The nature of those crimes has changed dramatically over the years. When Enstrom started, identity theft was more or less confined to people stealing credit-card numbers or scamming people for their personal information over the phone. Now, malevolent hackers and massive data breaches can imperil the identities of millions of people with a keystroke, and criminals who once laundered money in the back room of a casino now do it in the darkest corners of the internet, with sophisticated tools that past criminals never even dreamed of.

“Our primary responsibility is to protect the federal tax system,” Enstrom says. “My loyalty is to the country, and my passion is fairness and justice. I believe people should pay their fair share, and I believe those who don’t should be held accountable.”
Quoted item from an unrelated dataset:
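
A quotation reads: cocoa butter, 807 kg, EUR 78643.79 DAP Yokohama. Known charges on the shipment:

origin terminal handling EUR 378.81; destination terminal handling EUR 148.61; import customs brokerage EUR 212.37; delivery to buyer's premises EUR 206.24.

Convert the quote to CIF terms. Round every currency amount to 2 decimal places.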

Holding an increasingly sophisticated class of cyber-crooks accountable is no easy task, however. The government’s forensic financial investigators are highly trained to “follow the money,” and use the latest data-analytics tools and techniques to map the flow of illicit funds around the world. But criminals never stand still; they are constantly innovating new ways to hide their activity through ever-more-complex labyrinths of encryption, deception, and subterfuge. Furthermore, the IRS-CI’s resources are limited. Years of budget cuts and hiring freezes have left the department under-staffed, even as cyber-criminal activity itself has exploded. The average investigation takes from 12 to 18 months, so it is Enstrom’s responsibility to decide which cases to pursue, and how to deploy agency resources effectively and efficiently.

“We use several variables to prioritize the cases we pursue,” she explains. Those variables can include requests from another federal agency or the U.S. attorney’s office to get involved,  and whether the case will have a strong deterrent effect. “We try to work investigations that will likely result in jail time,” she says. “Because the publicity in those cases lets citizens see that the IRS is working on their behalf, and it lets criminals know that we’re coming after them.”
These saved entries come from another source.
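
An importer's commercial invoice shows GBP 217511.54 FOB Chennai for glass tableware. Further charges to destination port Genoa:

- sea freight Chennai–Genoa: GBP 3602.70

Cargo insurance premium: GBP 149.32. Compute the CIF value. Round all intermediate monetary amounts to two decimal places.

CIF = FOB price + freight + insurance
CIF = 217511.54 + 3602.70 + 149.32 = 221263.56

CIF value: GBP 221263.56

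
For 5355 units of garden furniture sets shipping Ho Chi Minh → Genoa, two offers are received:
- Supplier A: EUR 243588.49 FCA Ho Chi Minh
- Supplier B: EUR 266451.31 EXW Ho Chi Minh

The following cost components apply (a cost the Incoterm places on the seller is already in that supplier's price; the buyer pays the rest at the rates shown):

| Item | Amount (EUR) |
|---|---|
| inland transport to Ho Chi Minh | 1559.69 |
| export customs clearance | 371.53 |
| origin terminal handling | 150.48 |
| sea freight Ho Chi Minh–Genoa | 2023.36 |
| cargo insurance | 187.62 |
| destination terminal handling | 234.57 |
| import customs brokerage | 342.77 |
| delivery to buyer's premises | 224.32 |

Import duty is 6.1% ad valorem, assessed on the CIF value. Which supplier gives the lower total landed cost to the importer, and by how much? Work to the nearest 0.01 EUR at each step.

Supplier A (FCA):
CIF value = FCA price + origin terminal + freight + insurance = 243588.49 + 150.48 + 2023.36 + 187.62 = 245949.95
Import duty = 245949.95 × 6.1% = 15002.95
Buyer bears (A): 150.48 + 2023.36 + 187.62 + 234.57 + 342.77 + 224.32 = 3163.12
Landed cost (A) = invoice 243588.49 + 3163.12 + duty 15002.95 = 261754.56
Supplier B (EXW):
CIF value = EXW price + inland to port + export clearance + origin terminal + freight + insurance = 266451.31 + 1559.69 + 371.53 + 150.48 + 2023.36 + 187.62 = 270743.99
Import duty = 270743.99 × 6.1% = 16515.38
Buyer bears (B): 1559.69 + 371.53 + 150.48 + 2023.36 + 187.62 + 234.57 + 342.77 + 224.32 = 5094.34
Landed cost (B) = invoice 266451.31 + 5094.34 + duty 16515.38 = 288061.03
Difference = |261754.56 − 288061.03| = 26306.47

Supplier A is cheaper by EUR 26306.47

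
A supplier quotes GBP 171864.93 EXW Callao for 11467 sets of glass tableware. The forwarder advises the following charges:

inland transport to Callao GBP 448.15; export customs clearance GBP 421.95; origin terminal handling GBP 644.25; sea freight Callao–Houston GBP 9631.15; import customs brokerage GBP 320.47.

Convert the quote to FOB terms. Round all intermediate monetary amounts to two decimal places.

Not relevant to the conversion: brokerage, freight — on the buyer under both terms; not part of either seller's price.
From EXW to FOB, the seller additionally bears: inland to port, export clearance, origin terminal.
FOB price = 171864.93 + 448.15 + 421.95 + 644.25 = 173379.28

FOB price: GBP 173379.28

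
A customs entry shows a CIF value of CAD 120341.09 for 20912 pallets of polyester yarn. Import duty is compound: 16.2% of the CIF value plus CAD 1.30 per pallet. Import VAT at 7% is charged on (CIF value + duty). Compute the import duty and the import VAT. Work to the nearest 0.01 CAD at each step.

Import duty: CAD 46680.86; import VAT: CAD 11691.54

Ad valorem component: 120341.09 × 16.2% = 19495.26
Specific component: 20912 × 1.30 = 27185.60
Import duty = 19495.26 + 27185.60 = 46680.86
VAT base = CIF + duty = 120341.09 + 46680.86 = 167021.95
Import VAT = 167021.95 × 7% = 11691.54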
Fighting Cybercrime with Data Analytics

Another increasingly important tool the IRS-CI uses to prioritize and investigate cases is data analytics powered by machine learning and artificial intelligence. In the Summer of 2017, the IRS-CI announced the creation of the National Coordinated Investigation Unit (NCIU), which will modernize and consolidate the IRS’s efforts to better leverage the power of all the data at its disposal. Tax evasion through cryptocurrencies and online money-laundering schemes is an increasingly high priority for the agency, and the international nature of these crimes requires a high degree of information-sharing and coordination.

“Data analytics allows us to work smarter and to investigate more complex cases,” Enstrom says. In 2013, for example, Enstrom’s agency worked in tandem with several federal enforcement agencies to shut down Silk Road, the infamous Bitcoin marketplace for drugs, guns, stolen IDs, hacking tools and other illegal items and services. Since then, the IRS-CI has radically stepped up its efforts to understand and track illicit financial activity in the burgeoning world of crypto-currency, including analytical methods for extracting data embedded inside blockchain technology, and ways to identify “exchangers” — people who help convert crypto coins into actual cash.
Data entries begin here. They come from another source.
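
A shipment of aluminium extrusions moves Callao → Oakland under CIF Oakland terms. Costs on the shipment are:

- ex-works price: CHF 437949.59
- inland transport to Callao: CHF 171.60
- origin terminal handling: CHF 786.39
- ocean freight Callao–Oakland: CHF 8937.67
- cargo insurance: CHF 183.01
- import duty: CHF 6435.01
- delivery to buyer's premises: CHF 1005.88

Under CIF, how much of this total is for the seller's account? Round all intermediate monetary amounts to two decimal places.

Seller's account: CHF 448028.26

CIF: the seller pays costs through ocean freight and marine insurance to the destination port.
Seller's account: goods 437949.59 + inland to port 171.60 + origin terminal 786.39 + freight 8937.67 + insurance 183.01 = 448028.26
Buyer's account: duty 6435.01 + delivery 1005.88 = 7440.89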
“We have entire units that are completely dedicated to cybercrime,” says Enstrom. “And the agents in those units receive a great deal of specialized training in order to take down large marketplaces and exchangers.”

The combination of trained agents and the use of data analytic algorithms is the new frontier of tax justice. As Enstrom points out, “The beauty of an algorithm is that once you’ve created it, you can use it over and over again with the click of a mouse.”

Of course, if fighting cybercrime and tax fraud were that easy, Enstrom would be out of job. But being replaced by an algorithm is not something she worries about, because “as long as there is a tax system, there are going to be people who try to cheat the system,” she says. “So, my job is secure.”